Abstract

An investigation of the upper Kuwait Group clastic sequence (Mio-Pleistocene) exposed along the Jal Az-Zor escarpment in north Kuwait revealed several horizons of fossil calcrete. Field occurrences and textural characteristics of the studied sequence indicated that the fossil calcrete was hosted in cyclic fluviatile muddy sandstones and developed through diagenesis during inter-fluvial periods. Depositional and diagenetic features of the calcretized fluviatile sandstone units suggested that each cycle started with the deposition of a fluviatile muddy host sandstone during a humid period. This was followed by a period of semi-aridity during which calcrete profiles developed.

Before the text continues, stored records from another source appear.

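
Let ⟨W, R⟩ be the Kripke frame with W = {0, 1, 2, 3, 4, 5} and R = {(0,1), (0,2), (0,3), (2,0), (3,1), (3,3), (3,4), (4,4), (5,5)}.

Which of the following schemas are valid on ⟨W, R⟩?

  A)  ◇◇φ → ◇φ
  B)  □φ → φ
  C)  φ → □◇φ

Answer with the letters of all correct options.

none

R is not reflexive: not 0 R 0.
R is not symmetric: 0 R 1 but not 1 R 0.
R is not transitive: 0 R 2 and 2 R 0 but not 0 R 0.
(A) ◇◇φ → ◇φ is the dual of axiom 4, which corresponds to transitivity. R is not transitive — not valid.
(B) axiom T: valid iff R is reflexive. R is not reflexive — not valid.
(C) φ → □◇φ is axiom B, which corresponds to symmetry. R is not symmetric — not valid.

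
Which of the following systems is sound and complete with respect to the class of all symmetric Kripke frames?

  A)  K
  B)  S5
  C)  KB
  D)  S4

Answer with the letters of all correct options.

(A) K is determined by the class of arbitrary frames.
(B) S5 is determined by the class of reflexive, symmetric, and transitive frames.
(C) KB is determined by exactly this class.
(D) S4 is determined by the class of reflexive and transitive frames.

C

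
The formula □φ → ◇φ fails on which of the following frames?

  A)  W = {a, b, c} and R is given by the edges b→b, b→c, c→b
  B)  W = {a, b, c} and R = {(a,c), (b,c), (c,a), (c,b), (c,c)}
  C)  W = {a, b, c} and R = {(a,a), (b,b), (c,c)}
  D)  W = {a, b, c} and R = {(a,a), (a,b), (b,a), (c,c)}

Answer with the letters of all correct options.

A

The schema □φ → ◇φ is axiom D; it is valid on a frame iff R is serial.
(A) R is not serial (a has no R-successor), so the schema fails here.
(B) R is serial (every world has an R-successor), so the schema is valid here.
(C) R is serial (every world has an R-successor), so the schema is valid here.
(D) R is serial (every world has an R-successor), so the schema is valid here.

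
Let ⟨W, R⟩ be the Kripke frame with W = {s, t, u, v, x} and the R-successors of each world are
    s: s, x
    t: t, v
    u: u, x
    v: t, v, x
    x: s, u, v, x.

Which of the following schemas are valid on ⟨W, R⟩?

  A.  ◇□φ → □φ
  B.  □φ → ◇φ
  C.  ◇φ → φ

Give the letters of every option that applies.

R is not euclidean: v R t and v R x but not t R x.
R is serial: every world has an R-successor.
R is not a subset of the identity: s R x with s ≠ x.
(A) ◇□φ → □φ (the dual of axiom 5) characterises the euclidean frames. R is not euclidean — not valid.
(B) axiom D: valid iff R is serial. R is serial — valid.
(C) ◇φ → φ is the converse of T; it holds exactly when R ⊆ identity. Here R ⊄ identity — not valid.

B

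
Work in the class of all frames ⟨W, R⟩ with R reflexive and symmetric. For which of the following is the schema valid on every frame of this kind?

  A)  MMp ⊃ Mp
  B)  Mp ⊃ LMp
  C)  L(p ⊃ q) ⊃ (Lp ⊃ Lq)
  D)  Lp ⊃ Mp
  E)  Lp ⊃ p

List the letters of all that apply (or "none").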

The upper part of the calcrete profiles was weathered and terra rosa type soil was formed during wet seasons. This was succeeded by a severe arid climate and the deposition of desert aeolian sand sheets. Fossil nodular calcrete was only developed within the fluviatile muddy sandstones. The calcretized sandstones were lithified in two stages of diagenesis-an early stage that was responsible for the authigenesis of microcrystalline calcite and the development of calcrete nodules, and a later stage during which macrocrystalline calcite cement was precipitated as an intergranular cement displacing and replacing the clay matrix of the host sediments and filling fractures and cavities in the calcrete nodules. The findings and conclusions of the present study will help in understanding the lithostratigraphic setting of the Kuwait Group clastic sequence in the northern Arabian Gulf region.